Fig. 6 shows:With pure NiSx, Cd0.8Zn0.2S, NiSx/rGO and Cd0.8Zn0.2S/rGO compares, NiSx/
Cd0.8Zn0.2S/rGO composite Nano thin slice photochemical catalysts have highest visible light catalytic hydrogen production by water decomposition ability, it is seen that illumination
5h is penetrated, its hydrogen-producing speed is up to 7.84mmolh-1·g-1, hence it is evident that higher than Cd0.8Zn0.2The hydrogen-producing speed of S/rGO+Pt catalyst
(5.84mmol·h-1·g-1), show that co-catalyst NiSx can substitute precious metals pt completely.Meanwhile NiSx/Cd0.8Zn0.2S/
RGO composite Nano thin slices photochemical catalyst has stable visible light catalytic hydrolytic hydrogen production performance, it is seen that light irradiation 25h, hydrogen output
Still it is up to 36.79mmolg-1。
Embodiment 3
(1) the graphite oxide powder ultrasonic for weighing 60mg dryings is dispersed in 20mL deionized waters, uses power as 520W
Ultrasonic Cell Disruptor ultrasound 6h, be made concentration be 3mg ﹒ mL-1Graphene oxide water solution;
(2) weigh respectively 0.2g glucose, 0.2g monohydrate potassiums, 0.2g cetyl trimethylammonium bromides,
The molybdic acid hydrate sodium of 0.072g bis- and the chloride hydrate cadmiums of 0.46g 2.5 are placed in the 100mL small beakers of cleaning, then are added thereto
In 60mL deionized waters, ultrasonic dissolution, mixed solution A is formed;Afterwards, 3mL 3mg ﹒ mL are added into above-mentioned mixed solution A-1's
Graphene oxide water solution, magnetic agitation 4h under normal temperature, form mixed solution B;
(3) Cys for weighing 0.54g are added in above-mentioned mixed solution B, ultrasonic dissolution, form mixed solution
C and at normal temperatures magnetic agitation 1h;Mixed solution C is transferred to the stainless steel reaction that 100mL liners are polytetrafluoroethylene (PTFE) afterwards
In kettle, the hydro-thermal reaction 12h at 200 DEG C.Question response is terminated and reaction temperature naturally cools to room temperature, and obtained sediment is existed
Rotating speed is to centrifuge 5min on 4000r/min centrifuges, and product is repeatedly washed with water and ethanol respectively, by centrifuge washing
Product after separation dries 24h at 60 DEG C, finally gives MoS2/ CdS/rGO composite Nano thin slice photochemical catalysts;
(4) MoS of synthesis in 0.05g steps (3) is weighed2/ CdS/rGO composite Nano thin slice photochemical catalysts ultrasonic disperse is extremely
In 50mL water, then 5mL lactic acid is separately added into as hole sacrifice agent and co-catalyst into above-mentioned suspension;Nitrogen purges
5min, ultraviolet light and far ultraviolet of the wavelength less than 420nm are filtered out using 300W xenon lamp as light source, while using optical filter
Light, visible light catalytic hydrogen production by water decomposition reaction is carried out, hydrogen growing amount is detected using gas chromatograph.
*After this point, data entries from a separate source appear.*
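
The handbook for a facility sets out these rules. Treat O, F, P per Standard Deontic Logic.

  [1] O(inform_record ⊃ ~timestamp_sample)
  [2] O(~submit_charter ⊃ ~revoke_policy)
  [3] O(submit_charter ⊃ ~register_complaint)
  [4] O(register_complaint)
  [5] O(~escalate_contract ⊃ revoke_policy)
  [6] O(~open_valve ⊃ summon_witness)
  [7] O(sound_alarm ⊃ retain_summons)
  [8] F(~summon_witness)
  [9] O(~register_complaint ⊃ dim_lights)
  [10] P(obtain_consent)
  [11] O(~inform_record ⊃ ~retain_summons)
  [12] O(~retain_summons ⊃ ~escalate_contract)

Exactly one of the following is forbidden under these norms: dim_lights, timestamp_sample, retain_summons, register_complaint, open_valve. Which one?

Premise 4 gives O(register_complaint).
The contrapositive of premise 3 (O(submit_charter ⊃ ~register_complaint)) is O(register_complaint ⊃ ~submit_charter), and O(register_complaint) is already established, so O(~submit_charter).
Premise 2 is O(~submit_charter ⊃ ~revoke_policy); since O(~submit_charter), deontic closure gives O(~revoke_policy).
The contrapositive of premise 5 (O(~escalate_contract ⊃ revoke_policy)) is O(~revoke_policy ⊃ escalate_contract), and O(~revoke_policy) is already established, so O(escalate_contract).
Premise 12 is O(~retain_summons ⊃ ~escalate_contract); contrapositively O(escalate_contract ⊃ retain_summons). Since O(escalate_contract) holds, K gives O(retain_summons).
Premise 11 is O(~inform_record ⊃ ~retain_summons); contrapositively O(retain_summons ⊃ inform_record). Since O(retain_summons) holds, K gives O(inform_record).
With premise 1, O(inform_record ⊃ ~timestamp_sample), the K-axiom yields O(~timestamp_sample).
So O(~timestamp_sample) holds, i.e. timestamp_sample is forbidden. None of the other listed options is forbidden under the premises.

timestamp_sample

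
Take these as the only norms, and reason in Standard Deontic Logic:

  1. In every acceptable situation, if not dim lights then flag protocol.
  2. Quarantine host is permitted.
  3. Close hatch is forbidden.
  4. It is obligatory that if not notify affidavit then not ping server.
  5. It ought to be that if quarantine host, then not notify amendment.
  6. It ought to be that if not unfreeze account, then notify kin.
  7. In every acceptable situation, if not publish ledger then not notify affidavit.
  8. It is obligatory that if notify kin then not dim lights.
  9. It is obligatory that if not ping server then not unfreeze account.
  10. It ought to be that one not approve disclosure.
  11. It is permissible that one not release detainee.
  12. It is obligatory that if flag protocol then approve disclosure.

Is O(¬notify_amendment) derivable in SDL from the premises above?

No

Premise 5 is O(quarantine_host → ¬notify_amendment), but O(quarantine_host) is not derivable from the premises (the permission P(quarantine_host) asserts only ¬O(¬quarantine_host), not O(quarantine_host)), so it does not yield O(¬notify_amendment).
No other premise forces O(¬notify_amendment). An ideal world satisfying every premise can still have ¬notify_amendment false, so O(¬notify_amendment) is not derivable.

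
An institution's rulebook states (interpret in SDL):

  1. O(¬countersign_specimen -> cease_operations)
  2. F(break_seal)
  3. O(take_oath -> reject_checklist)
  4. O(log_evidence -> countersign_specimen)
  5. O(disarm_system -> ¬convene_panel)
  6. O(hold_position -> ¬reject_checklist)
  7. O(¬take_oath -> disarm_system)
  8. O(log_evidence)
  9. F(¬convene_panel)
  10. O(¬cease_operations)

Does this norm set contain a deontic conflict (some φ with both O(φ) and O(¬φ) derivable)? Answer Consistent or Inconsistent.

Premise 1 is O(¬countersign_specimen -> cease_operations), but O(¬countersign_specimen) is not derivable from the premises, so it does not yield O(cease_operations).
So O(cease_operations) is not derivable, and the apparent clash with O(¬cease_operations) does not arise.
A world satisfying every obligation exists (e.g. break_seal=false, cease_operations=false, convene_panel=true, countersign_specimen=true, disarm_system=false, hold_position=false, log_evidence=true, reject_checklist=true, take_oath=true); no atom is both obligatory and forbidden, so the set is consistent.

Consistent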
The zero dimension MoS of Fig. 7 display synthesis2/ CdS composite nano-microspheres are firmly anchored on redox graphene (rGO)
Nano flake surface, MoS2/ CdS composite nano-microspheres size uniformity and good dispersion, Microsphere Size size arrive in 125nm
Between 235nm.
Height of specimen crystallization prepared by the display of Fig. 8 XRD spectrums, and the CdS synthesized is cube crystalline phase, and co-catalyst MoS2
For iris phase.In addition, the figure further shows that successfully synthesizes ternary MoS by simple one pot of hydro-thermal method2/CdS/
RGO composite Nano thin slice photochemical catalysts.
Fig. 9 shows:With pure MoS2, CdS compare, MoS2/ CdS/rGO composite Nano thin slice photochemical catalysts have highest
Visible light catalytic hydrogen production by water decomposition ability, it is seen that light irradiation 5h, its hydrogen output are up to 8.1mmolg-1.Meanwhile MoS2/CdS/
RGO composite Nano thin slices photochemical catalyst has stable visible light catalytic hydrolytic hydrogen production performance, it is seen that light irradiation 30h, hydrogen output
Still it is up to 7.7mmolg-1。